An int specifying the number of channels in the signature of the path.

signatory.extract_signature_term(sigtensor: torch.Tensor, channels: int, depth: int, scalar_term: bool = False) torch.Tensor

Extracts a particular term from a signature.

The signature to depth \(d\) of a batch of paths in \(\mathbb{R}^\text{C}\) is a tensor with \(C + C^2 + \cdots + C^d\) channels. (See signatory.signature().) This function extracts the depth term of that, returning a tensor with just \(C^\text{depth}\) channels.

Parameters
  • sigtensor (torch.Tensor) – The signature to extract the term from. Should be a result from the signatory.signature() function.

  • channels (int) – The number of input channels \(C\).

  • depth (int) – The depth of the term to be extracted from the signature.

  • scalar_term (bool, optional) – Whether the signature was called with scalar_term=True or not.

Returns

The torch.Tensor corresponding to the depth term of the signature.

signatory.signature_combine(sigtensor1: torch.Tensor, sigtensor2: torch.Tensor, input_channels: int, depth: int, inverse: bool = False, scalar_term: bool = False) torch.Tensor

Combines two signatures into a single signature.

Usage is most clear by example. See Combining signatures.

See also signatory.multi_signature_combine() for a more general version.

Parameters
  • sigtensor1 (torch.Tensor) – The signature of a path, as returned by signatory.signature(). This should be a two-dimensional tensor.

  • sigtensor2 (torch.Tensor) – The signature of a second path, as returned by signatory.signature(), with the same shape as sigtensor1. Note that when the signature of the second path was created, it should have been called with basepoint set to the final value of the path that created sigtensor1. (See Combining signatures.)

  • input_channels (int) – The number of channels in the two paths that were used to compute sigtensor1 and sigtensor2. This must be the same for both sigtensor1 and sigtensor2.

  • depth (int) – The depth that sigtensor1 and sigtensor2 have been calculated to. This must be the same for both sigtensor1 and sigtensor2.

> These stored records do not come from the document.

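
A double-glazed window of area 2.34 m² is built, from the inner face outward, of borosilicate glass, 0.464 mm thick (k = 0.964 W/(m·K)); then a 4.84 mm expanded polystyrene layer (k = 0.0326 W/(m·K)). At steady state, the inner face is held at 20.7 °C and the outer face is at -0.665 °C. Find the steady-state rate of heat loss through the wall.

Series thermal resistances, inner to outer:
  R_borosilicate glass = L/(kA) = 4.64×10^-4/(0.964·2.34) = 2.057×10^-4 K/W
  R_expanded polystyrene = L/(kA) = 0.00484/(0.0326·2.34) = 0.06345 K/W
ΣR = 2.057×10^-4 + 0.06345 = 0.06366 K/W
Q = ΔT/ΣR = (20.7 °C − -0.665 °C)/0.06366 = 336 W

Q = 336 W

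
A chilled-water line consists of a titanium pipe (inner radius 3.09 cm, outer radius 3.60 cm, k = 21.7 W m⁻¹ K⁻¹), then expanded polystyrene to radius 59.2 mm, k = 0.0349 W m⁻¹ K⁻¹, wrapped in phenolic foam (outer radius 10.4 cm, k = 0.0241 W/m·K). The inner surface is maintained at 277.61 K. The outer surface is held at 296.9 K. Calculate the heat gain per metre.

Treat each layer as a resistance in series:
  R'_titanium = ln(0.0360/0.0309)/(2πk) = 0.1528/(2π·21.7) = 0.001120 m·K/W
  R'_expanded polystyrene = ln(0.0592/0.0360)/(2πk) = 0.4974/(2π·0.0349) = 2.268 m·K/W
  R'_phenolic foam = ln(0.104/0.0592)/(2πk) = 0.5635/(2π·0.0241) = 3.721 m·K/W
ΣR = 0.001120 + 2.268 + 3.721 = 5.990 m·K/W
Q' = ΔT/ΣR = (277.61 K − 296.9 K)/5.990 = -3.22 W/m
(Negative Q' ⇒ heat flows inward; heat gain = 3.22 W/m.)

Q' = 3.22 W/m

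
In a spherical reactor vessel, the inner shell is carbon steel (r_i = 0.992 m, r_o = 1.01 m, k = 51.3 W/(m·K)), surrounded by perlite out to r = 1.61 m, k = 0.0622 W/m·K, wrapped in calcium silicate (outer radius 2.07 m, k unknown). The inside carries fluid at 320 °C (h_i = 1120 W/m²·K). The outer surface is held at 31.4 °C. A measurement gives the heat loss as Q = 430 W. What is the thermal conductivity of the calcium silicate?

k = 0.0552 W/m·K

ΣR = ΔT/Q = |320 − 31.4|/430 = 0.6712 K/W
Known resistances:
  R_conv,in = 1/(4πr²h) = 1/(4π·0.992²·1120) = 7.220×10^-5 K/W
  R_carbon steel = (1/0.992 − 1/1.01)/(4πk) = 0.01797/(4π·51.3) = 2.787×10^-5 K/W
  R_perlite = (1/1.01 − 1/1.61)/(4πk) = 0.3690/(4π·0.0622) = 0.4721 K/W
R_calcium silicate = ΣR − ΣR_known = 0.6712 − 0.4722 = 0.1990 K/W
(1/r₁−1/r₂)/(4πk) = 0.1990 ⇒ k = 0.1380/(4π·0.1990) = 0.0552 W/m·K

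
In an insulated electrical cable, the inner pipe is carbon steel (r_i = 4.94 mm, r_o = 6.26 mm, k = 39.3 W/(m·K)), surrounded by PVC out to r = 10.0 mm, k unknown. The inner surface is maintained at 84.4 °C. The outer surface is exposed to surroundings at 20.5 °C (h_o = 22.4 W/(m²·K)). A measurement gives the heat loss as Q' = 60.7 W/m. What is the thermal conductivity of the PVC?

ΣR = ΔT/Q' = |84.4 − 20.5|/60.7 = 1.053 m·K/W
Known resistances:
  R'_carbon steel = ln(0.00626/0.00494)/(2πk) = 0.2368/(2π·39.3) = 9.590×10^-4 m·K/W
  R'_conv,out = 1/(2πr h) = 1/(2π·0.0100·22.4) = 0.7105 m·K/W
R_PVC = ΣR − ΣR_known = 1.053 − 0.7115 = 0.3415 m·K/W
ln(r₂/r₁)/(2πk) = 0.3415 ⇒ k = 0.4684/(2π·0.3415) = 0.218 W/m·K

k = 0.218 W/m·K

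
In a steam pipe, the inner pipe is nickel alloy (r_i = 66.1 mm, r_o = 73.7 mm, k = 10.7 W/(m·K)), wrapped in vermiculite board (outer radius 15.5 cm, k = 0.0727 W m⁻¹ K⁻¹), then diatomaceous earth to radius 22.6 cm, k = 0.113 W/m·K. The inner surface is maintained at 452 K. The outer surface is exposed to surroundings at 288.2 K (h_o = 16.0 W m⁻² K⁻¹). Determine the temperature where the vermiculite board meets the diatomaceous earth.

T = 330.9 K

Series thermal resistances, inner to outer:
  R'_nickel alloy = ln(0.0737/0.0661)/(2πk) = 0.1088/(2π·10.7) = 0.001619 m·K/W
  R'_vermiculite board = ln(0.155/0.0737)/(2πk) = 0.7434/(2π·0.0727) = 1.628 m·K/W
  R'_diatomaceous earth = ln(0.226/0.155)/(2πk) = 0.3771/(2π·0.113) = 0.5311 m·K/W
  R'_conv,out = 1/(2πr h) = 1/(2π·0.226·16.0) = 0.04401 m·K/W
ΣR = 0.001619 + 1.628 + 0.5311 + 0.04401 = 2.205 m·K/W
Q' = ΔT/ΣR = (452 K − 288.2 K)/2.205 = 74.29 W/m
From the inner boundary to the vermiculite board/diatomaceous earth interface, ΣR_partial = 1.630 m·K/W.
T_interface = T_in − Q'·ΣR_partial = 452 K − (74.29)(1.630) = 330.9 K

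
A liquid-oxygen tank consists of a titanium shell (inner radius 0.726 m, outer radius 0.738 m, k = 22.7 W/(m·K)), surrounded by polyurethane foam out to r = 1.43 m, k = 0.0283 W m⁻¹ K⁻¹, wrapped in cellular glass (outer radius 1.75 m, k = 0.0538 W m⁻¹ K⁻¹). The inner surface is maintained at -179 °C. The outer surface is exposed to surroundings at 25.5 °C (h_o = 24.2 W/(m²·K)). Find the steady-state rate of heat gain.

Resistance network (inner→outer):
  R_titanium = (1/0.726 − 1/0.738)/(4πk) = 0.02240/(4π·22.7) = 7.851×10^-5 K/W
  R_polyurethane foam = (1/0.738 − 1/1.43)/(4πk) = 0.6557/(4π·0.0283) = 1.844 K/W
  R_cellular glass = (1/1.43 − 1/1.75)/(4πk) = 0.1279/(4π·0.0538) = 0.1891 K/W
  R_conv,out = 1/(4πr²h) = 1/(4π·1.75²·24.2) = 0.001074 K/W
ΣR = 7.851×10^-5 + 1.844 + 0.1891 + 0.001074 = 2.034 K/W
Q = ΔT/ΣR = (-179 °C − 25.5 °C)/2.034 = -101 W
(Negative Q ⇒ heat flows inward; heat gain = 101 W.)

Q = 101 W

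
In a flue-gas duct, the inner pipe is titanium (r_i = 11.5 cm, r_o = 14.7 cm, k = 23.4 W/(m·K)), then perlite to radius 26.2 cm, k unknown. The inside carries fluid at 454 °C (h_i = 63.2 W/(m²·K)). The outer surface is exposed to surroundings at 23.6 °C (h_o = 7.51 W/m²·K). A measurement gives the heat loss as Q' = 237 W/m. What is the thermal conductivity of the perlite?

k = 0.0537 W/m·K

ΣR = ΔT/Q' = |454 − 23.6|/237 = 1.816 m·K/W
Known resistances:
  R'_conv,in = 1/(2πr h) = 1/(2π·0.115·63.2) = 0.02190 m·K/W
  R'_titanium = ln(0.147/0.115)/(2πk) = 0.2455/(2π·23.4) = 0.001670 m·K/W
  R'_conv,out = 1/(2πr h) = 1/(2π·0.262·7.51) = 0.08089 m·K/W
R_perlite = ΣR − ΣR_known = 1.816 − 0.1045 = 1.712 m·K/W
ln(r₂/r₁)/(2πk) = 1.712 ⇒ k = 0.5779/(2π·1.712) = 0.0537 W/m·K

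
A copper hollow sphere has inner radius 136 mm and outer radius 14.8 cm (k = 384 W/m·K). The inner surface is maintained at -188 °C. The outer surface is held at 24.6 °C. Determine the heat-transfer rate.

Q = 1.72×10^6 W

Q = 4πk·ΔT/(1/r₁ − 1/r₂) = 4π × 384 × 212.6 / (1/0.136 − 1/0.148) = 1.72×10^6 W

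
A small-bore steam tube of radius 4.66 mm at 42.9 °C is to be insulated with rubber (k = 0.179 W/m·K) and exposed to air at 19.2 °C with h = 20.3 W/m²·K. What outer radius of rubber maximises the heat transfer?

For a cylinder, r_cr = k_ins/h = 0.179/20.3 = 0.00882 m = 0.882 cm

r_cr = 0.882 cm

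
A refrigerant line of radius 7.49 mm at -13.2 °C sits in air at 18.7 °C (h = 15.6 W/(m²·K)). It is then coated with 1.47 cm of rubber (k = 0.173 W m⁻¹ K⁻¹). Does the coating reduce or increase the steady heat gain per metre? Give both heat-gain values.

Critical radius for a cylinder: r_cr = k/h = 0.0111 m = 1.11 cm.
Outer radius after coating: r₂ = 0.00749 + 0.0147 = 0.02219 m.
r₁ < r_cr < r₂: heat gain rises to a maximum at r_cr then falls. Whether the coating helps depends on whether Q(r₂) has dropped back below Q(r₁).
Bare: R = 1/(2πr₁h) = 1.362 m·K/W; Q = 31.9/1.362 = 23.4 W/m.
Coated: R = R_cond + R_conv = 1.459 m·K/W; Q = 31.9/1.459 = 21.9 W/m.

reduces: 23.4 → 21.9 W/m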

  • inverse (bool, optional) – Defaults to False. Whether sigtensor1 and sigtensor2 were created with inverse=True. This must be the same for both sigtensor1 and sigtensor2.

  • scalar_term (bool, optional) – Defaults to False. Whether sigtensor1 and sigtensor2 were created with scalar_term=True. This must the same for both sigtensor1 and sigtensor2.

Returns

Let path1 be the path whose signature is sigtensor1. Let path2 be the path whose signature is sigtensor2. Then this function returns the signature of the concatenation of path1 and path2 along their stream dimension.

Danger

There is a subtle bug which can occur when using this function incautiously. Make sure that sigtensor2 is created with an appropriate basepoint, see Combining signatures.

If this is not done then the return value of this function will be essentially meaningless numbers.

signatory.multi_signature_combine(sigtensors: List[torch.Tensor], input_channels: int, depth: int, inverse: bool = False, scalar_term: bool = False) torch.Tensor

Combines multiple signatures into a single signature.

See also signatory.signature_combine() for a simpler version.

Parameters
Returns

Let sigtensors be a list of tensors, call them \(\text{sigtensor}_i\) for \(i = 0, 1, \ldots, k\). Let \(\text{path}_i\) be the path whose signature is \(\text{sigtensor}_i\). Then this function returns the signature of the concatenation of \(\text{path}_i\) along their stream dimension.

Danger

Make sure that each element of sigtensors is created with an appropriate basepoint, as with signatory.signature_combine().